The scale of CRY’s task was neatly encapsulated in a recent BBC West Midlands Inside Out* programme featuring the extremely resilient and articulate Nicola Everill, mother of 17-year-old Jordan Burndred who, like Tom, was one of the 12. Jordan died last year from an undiagnosed heart condition.

Nicola, her family and friends raised money for the CRY screenings featured in the report and are campaigning for such screenings to be made compulsory. Amen to that. It’s a sadly all too familiar story. Leave it to the bereaved.

This happens, of course, because the medical establishment does not support cardiac screening. Thus the UK National Screening Committee (UKNSC) last summer turned down a proposal to make screening for young people compulsory.

The Inside Out team requested an interview with the UKNSC but it was declined. Instead, there was a statement from the director of programmes for the UKNSC, Dr Ann Mackie, in essence saying it was not convinced about the value of screening (presumably based on a claimed unacceptably high number of ‘false-positive’ results, a contention which CRY would dispute) and that individuals might stop exercising if they thought they were at risk.
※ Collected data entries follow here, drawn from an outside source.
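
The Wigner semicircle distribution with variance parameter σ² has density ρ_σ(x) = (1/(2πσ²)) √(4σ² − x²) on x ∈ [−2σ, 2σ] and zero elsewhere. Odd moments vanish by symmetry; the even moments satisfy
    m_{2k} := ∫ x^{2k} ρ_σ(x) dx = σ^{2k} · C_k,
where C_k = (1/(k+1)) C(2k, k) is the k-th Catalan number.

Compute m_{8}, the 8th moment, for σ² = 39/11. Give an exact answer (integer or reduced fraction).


By the scaled semicircle moment identity, m_{2k} = σ^{2k} · C_k with k = 4.
C_4 = (1/(k+1)) · C(2k, k) = (1/5) · C(8, 4) = (1/5) · 70 = 14.
σ^{2k} = (σ²)^k = (39/11)^4 = 2313441/14641.

Therefore m_{8} = σ^{8} · C_4 = (2313441/14641) · 14 = 32388174/14641.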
It is a great shame that nobody from the UKNSC took part. One would have hoped that the remit of a public body included clearly transmitting its views to the public, including the evidence upon which such views are based. This the UKNSC has failed once again to do.

The view that screenings are not sufficiently accurate and could, via a false positive finding, prevent someone from exercising or destroy their ambitions in sport was also spelled out by Dr Mike Knapton of behalf of the British Heart Foundation.

While I’m not at all surprised by the UKNSC trotting out the same old ‘nothing to see here, please move along’ line, I find the BHF position more troubling. Claire and I supported the BHF before Tom’s death and continued to support it thereafter. I still support it as a charity and I’m not proposing to stop.

But with the current lack of easy access via the NHS to cardiac screening for the young, let alone a compulsory screening programme, parents and young people need still greater clarity of information. They need to be able to make an informed choice on whether to be screened or not.

In practice, given that you can’t get an NHS referral for a screening unless you have symptoms and the majority who die are asymptomatic, that means apparently healthy people having to decide whether to attend a CRY screening. The Inside Out programme won’t have helped in that decision-making process. It laid out the competing claims, nothing more.

Imagine though, that all the evidence in favour of screening were put aside – for example, the data from CRY’s  screenings, 20,000 of them in 2015 alone,  or the experience in Italy, or last year’s Harmon, Zigman and Drezner J, peerreviewed report on potentially lethal cardiac disorders in athletes – and we were left only with the evidence from the Tom and Claire’s Fund screenings. What, then, would be the answer to the question ‘Should there be a compulsory screening programme?’ Based on what we have seen and heard for ourselves, it would still be a resounding ‘Yes’.

Screening works. It saves lives. So please walk on June 26. You’re needed as much as ever.

*BBC West Midlands Inside Out programme on health is still available on BBC iPlayer. The report featuring CRY is at 20:09.